9- Light, D. W. (2015). Alienation and Stress among Doctors: Dilemmas and Possible Solutions. Professions and Professionalism, 5(1).

11 comments

  1. “Başarısızlık kaygısının arkasında kendini aşırı eleştiren ve ufacık da olsa eksikliğe tahammül edemeyen baskıcı bir süperego olabileceği gibi eksikliğin öyle ufacık olmayacağından endişe etmeyle sonuçlanan yetersizlik şemaları da bulunuyor olabilir.”
    Kendini bu noktaya yakın görenlere ne gibi tavsiyeleriniz olabilir?

  2. 2 haftadır eskizini yaptığım çizime başlamaya çalışıyorum. Bu yazının paylaşımını 3-4 gün önce gördüm. “Yarın okursunuz” kısmını görünce “pshh okurum şimdi g*t olursun” dedim ve g*t oldum. Bu arada çizime hala başlamadım. Tüm geceyi facebookta komik bularak başladığım ve tepkisiz kalana kadar izlediğim 100 den fazla video ile geçirdim. Saat 10:30 şimdi yatıp akşam 23:00 civarı uyanıp önceki gün ne yaptıysam ve ondan önceki gün hatta ondan da önceki gün… muhtemelen aynısını yapacağım. Ne zamana kadar? Bilmiyorum. Parasız kalana kadar? Acaba gerekli motivasyonu sağlar mı? Alışkınım gerçi parasız kalmaya değişen bir şey olmaz sanırım.

    Hocam… Kendimden tekrar tiksindim.

  3. Zamanında bu konu üzerine çokça araştırma yapıp kendimi düzeltme konusunda ciddi emek harcadım.

    Sonuç hep hüsran oldu. Özsaygı diye bir şey kalmadı.

    Daha sonra ADHD tanısı kondu ve ilaç tedavisine sayesinde hayatım değişti.

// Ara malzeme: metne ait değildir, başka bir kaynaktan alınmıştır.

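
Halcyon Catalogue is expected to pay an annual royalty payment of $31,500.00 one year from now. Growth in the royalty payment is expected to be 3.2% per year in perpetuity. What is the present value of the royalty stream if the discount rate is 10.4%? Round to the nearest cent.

Growing perpetuity: P = D₁ / (r − g) = $31,500.0000 / (0.104 − 0.032) = $437,500.00

$437500.00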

    Eğer okuduğum makalelerde ertelemecilik ile ADHD’nin ilgisinden bahsediliyor olsaydı çok daha erken bu teşhis konulabilir ve yıllarım boşa gitmezdi.

    Bu harika makalede de bu konudan hiç bahsedilmemesi beni hüsrana uğrattı.

    Başka insanların da benim gibi vakit kaybememesi için kısacık da olsa bahsetmenizi rica ederim.

    • Hatırlatma için teşekkürler. Aslında ertelemeciliğin DEHB’den de önce gelebilen bir sebebi depresyon. OKB de mükemmeliyetçilik üzerinden benzer bir etki gösterebiliyor. Farkındaysanız yazıda klinik etkenlere değinmedim, bu yüzden klinik başlıkların hiçbiri yok. Her ne kadar sizin kendi tanınıza erişmenize yardımcı olmuş olsa da internetten edinilen bilgiler genellikle tam ters yönde -yani insanların kendilerini aşırı tanılandırması ile- sonuçlanıyor. Bu yüzden klinik başlıklara girmemeyi tercih ediyorum.

      Hatırlatma için tekrar teşekkürler, sevgiler.

  4. Yarın okursunuz gibi tetikleyici (özellikle de hedef kitleyi hafif gülümsetip içine çeken) bir başlığı cidden isabetli buldum.
    Yıllardır, hatta kendimi bildim bileli “Tıp Fakültesini kazanmak” ile başlayan, hep çok uzağı hedeflemiş biriyim. Nitekim hala aynı tarzda hedeflere sahibim “bir psikiyatrist” olmak, insanlığın ve akademianın asla unutamayacağı buluşlara imza atmak, almancamı ve ingilizcemi kusursuzlaştırıp Uzmanlık eğitimimi Almanya’da almak gibi…
    Bunların yanı sıra hedeflerimin ulaşılabilirliğine olan inancım, hedeflerin uzun vadeli olması, hedeflere varamazsam diğer koldan yurtiçinde TUS/Doğu görevi gibi korkutucu sonuçlarla karşılaşabilecek olmam beni korkutuyordu. Ve cidden Tıp fakültesini kazandığım günden beri farkında olmadan ertelemeciliğe başvurduğumu sayenizde farkettim. Sizi bulmam ise Evrim Ağacı youtube kanalında size denk gelmem ve 3.5 saatlik videoyu 10 günde izlemem sonrası sizi araştırmam sayesinde mümkün oldu. Bu kısa yazınız belki de stress nedeniyle yaşadığım ve klinikte teşhisi bir türlü konamayan rahatsızlıklarıma yardımcı olabilir gibi düşünüyorum. Bundan sonra takipte kalacağım. Umarım gelecekte sizinle birlikte çalışabiliriz.